Question

How do you simplify the expression \[\dfrac{1-{{\cos }^{2}}t}{1+\cos t}\]?

Answer 1

Hint: To simplify the given expression we will need to use an algebraic expansion property. We will use the expansion of \[{{a}^{2}}-{{b}^{2}}=(a+b)(a-b)\] this is known as the subtraction of squares. Also, we should know the general solution of \[{{\cos }^{-1}}(a)\] is \[2n\pi \pm \theta \], where \[\theta \] is the solution in the principal range of cosine inverse function. We will use these to simplify the expression.

Complete step by step answer:
We are given the expression \[\dfrac{1-{{\cos }^{2}}t}{1+\cos t}\], we need to simplify this.
The numerator of the given expression is \[1-{{\cos }^{2}}t\]. Here the first term is 1, as we know that 1 is square of itself.
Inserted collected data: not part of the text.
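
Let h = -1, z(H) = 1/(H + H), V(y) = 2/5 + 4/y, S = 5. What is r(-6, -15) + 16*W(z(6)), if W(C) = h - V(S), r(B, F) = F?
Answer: -251/5 ≈ -50.200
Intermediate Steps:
V(y) = ⅖ + 4/y (V(y) = 2*(⅕) + 4/y = ⅖ + 4/y)
z(H) = 1/(2*H)
W(C) = -11/5 (W(C) = -1 - (⅖ + 4/5) = -1 - (⅖ + 4*(⅕)) = -1 - (⅖ + ⅘) = -1 - 1*6/5 = -1 - 6/5 = -11/5)
r(-6, -15) + 16*W(z(6)) = -15 + 16*(-11/5) = -15 - 176/5 = -251/5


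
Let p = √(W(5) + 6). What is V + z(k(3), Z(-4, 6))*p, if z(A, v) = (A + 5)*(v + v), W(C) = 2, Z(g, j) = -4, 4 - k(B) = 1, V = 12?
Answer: 12 - 128*√2 ≈ -169.02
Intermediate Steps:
k(B) = 3 (k(B) = 4 - 1*1 = 4 - 1 = 3)
z(A, v) = 2*v*(5 + A) (z(A, v) = (5 + A)*(2*v) = 2*v*(5 + A))
p = 2*√2 (p = √(2 + 6) = √8 = 2*√2 ≈ 2.8284)
V + z(k(3), Z(-4, 6))*p = 12 + (2*(-4)*(5 + 3))*(2*√2) = 12 + (2*(-4)*8)*(2*√2) = 12 - 128*√2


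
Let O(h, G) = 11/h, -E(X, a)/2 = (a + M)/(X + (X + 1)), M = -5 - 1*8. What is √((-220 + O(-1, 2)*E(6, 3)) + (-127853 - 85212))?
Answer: 5*I*√1441921/13 ≈ 461.85*I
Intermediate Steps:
M = -13 (M = -5 - 8 = -13)
E(X, a) = -2*(-13 + a)/(1 + 2*X) (E(X, a) = -2*(a - 13)/(X + (X + 1)) = -2*(-13 + a)/(X + (1 + X)) = -2*(-13 + a)/(1 + 2*X))
√((-220 + O(-1, 2)*E(6, 3)) + (-127853 - 85212)) = √((-220 + (11/(-1))*(2*(13 - 1*3)/(1 + 2*6))) + (-127853 - 85212)) = √((-220 + (11*(-1))*(2*(13 - 3)/(1 + 12))) - 213065) = √((-220 - 22*10/13) - 213065) = √((-220 - 11*20/13) - 213065) = √((-220 - 220/13) - 213065) = √(-3080/13 - 213065) = √(-2772925/13) = 5*I*√1441921/13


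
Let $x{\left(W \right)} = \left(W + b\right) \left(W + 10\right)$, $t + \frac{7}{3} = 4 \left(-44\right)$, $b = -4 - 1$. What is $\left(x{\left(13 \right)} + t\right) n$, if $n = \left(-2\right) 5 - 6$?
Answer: $- \frac{272}{3} \approx -90.667$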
We can also express the numerator of the expression as \[{{1}^{2}}-{{\cos }^{2}}t\]. This expression is of the form \[{{a}^{2}}-{{b}^{2}}\] it is known as subtraction of squares. We know that the expansion of this is \[(a+b)(a-b)\]. Using this expansion in the numerator of the expression we get
\[\Rightarrow \dfrac{1-{{\cos }^{2}}t}{1+\cos t}\]
\[\Rightarrow \dfrac{\left( 1+\cos t \right)\left( 1-\cos t \right)}{1+\cos t}\]
Canceling out \[\left( 1+\cos t \right)\] as a common factor of the numerator and denominator, we get
\[\Rightarrow \left( 1-\cos t \right)\]

Hence the simplified form of the given expression is \[\left( 1-\cos t \right)\].
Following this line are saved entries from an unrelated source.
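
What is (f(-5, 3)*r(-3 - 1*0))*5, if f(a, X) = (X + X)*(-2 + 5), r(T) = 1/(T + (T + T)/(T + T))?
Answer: -45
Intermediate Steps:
r(T) = 1/(1 + T) (r(T) = 1/(T + (2*T)/((2*T))) = 1/(T + (2*T)*(1/(2*T))) = 1/(T + 1) = 1/(1 + T))
f(a, X) = 6*X (f(a, X) = (2*X)*3 = 6*X)
(f(-5, 3)*r(-3 - 1*0))*5 = ((6*3)/(1 + (-3 - 1*0)))*5 = (18/(1 + (-3 + 0)))*5 = (18/(1 - 3))*5 = (18/(-2))*5 = (18*(-½))*5 = -9*5 = -45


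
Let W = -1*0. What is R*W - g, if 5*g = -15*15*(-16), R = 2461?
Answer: -720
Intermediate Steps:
W = 0
g = 720 (g = (-15*15*(-16))/5 = (-225*(-16))/5 = (⅕)*3600 = 720)
R*W - g = 2461*0 - 1*720 = 0 - 720 = -720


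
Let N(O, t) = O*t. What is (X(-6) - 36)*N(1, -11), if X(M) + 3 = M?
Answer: 495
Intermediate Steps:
X(M) = -3 + M
(X(-6) - 36)*N(1, -11) = ((-3 - 6) - 36)*(1*(-11)) = (-9 - 36)*(-11) = -45*(-11) = 495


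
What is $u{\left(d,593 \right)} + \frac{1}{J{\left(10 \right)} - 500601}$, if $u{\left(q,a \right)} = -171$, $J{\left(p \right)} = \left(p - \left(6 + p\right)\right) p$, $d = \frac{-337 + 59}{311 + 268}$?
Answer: $- \frac{85613032}{500661} \approx -171.0$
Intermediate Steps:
$d = - \frac{278}{579} \approx -0.48014$
$J{\left(p \right)} = - 6 p$
$u{\left(d,593 \right)} + \frac{1}{J{\left(10 \right)} - 500601} = -171 + \frac{1}{\left(-6\right) 10 - 500601} = -171 + \frac{1}{-60 - 500601} = -171 + \frac{1}{-500661} = -171 - \frac{1}{500661} = - \frac{85613032}{500661}$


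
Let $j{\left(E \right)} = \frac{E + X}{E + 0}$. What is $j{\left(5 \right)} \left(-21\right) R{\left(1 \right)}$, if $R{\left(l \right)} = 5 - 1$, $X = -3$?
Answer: $- \frac{168}{5} \approx -33.6$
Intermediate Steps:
$R{\left(l \right)} = 4$
$j{\left(E \right)} = \frac{-3 + E}{E}$ ($j{\left(E \right)} = \frac{E - 3}{E + 0} = \frac{-3 + E}{E}$)
$j{\left(5 \right)} \left(-21\right) R{\left(1 \right)} = \frac{-3 + 5}{5} \left(-21\right) 4 = \frac{1}{5} \cdot 2 \left(-21\right) 4 = \frac{2}{5} \left(-21\right) 4 = \left(- \frac{42}{5}\right) 4 = - \frac{168}{5}$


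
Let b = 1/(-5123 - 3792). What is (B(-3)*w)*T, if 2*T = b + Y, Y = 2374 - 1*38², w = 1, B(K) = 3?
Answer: 24872847/17830 ≈ 1395.0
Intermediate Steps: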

Note: It should be noted that we can cancel out a factor from numerator and denominator only if it is non-zero. Hence to cancel out the factor \[\left( 1+\cos t \right)\] we must make sure that it is non-zero.
\[\Rightarrow 1+\cos t\ne 0\]
Subtracting 1 from both sides of the above expression, we get
\[\Rightarrow 1+\cos t-1\ne 0-1\]
\[\Rightarrow \cos t\ne -1\]
Taking \[{{\cos }^{-1}}\] of both sides of the above expression, we get
\[\Rightarrow t\ne {{\cos }^{-1}}\left( -1 \right)\]
We know that the general solution of \[{{\cos }^{-1}}(a)\] is \[2n\pi \pm \theta \], where \[\theta \] is the solution in the principal range of cosine inverse function. The principal solution for \[-1\] is \[\pi \], so \[\theta =\pi \].
Hence, we get \[t\ne 2n\pi \pm \pi \] here \[n\] is an integer.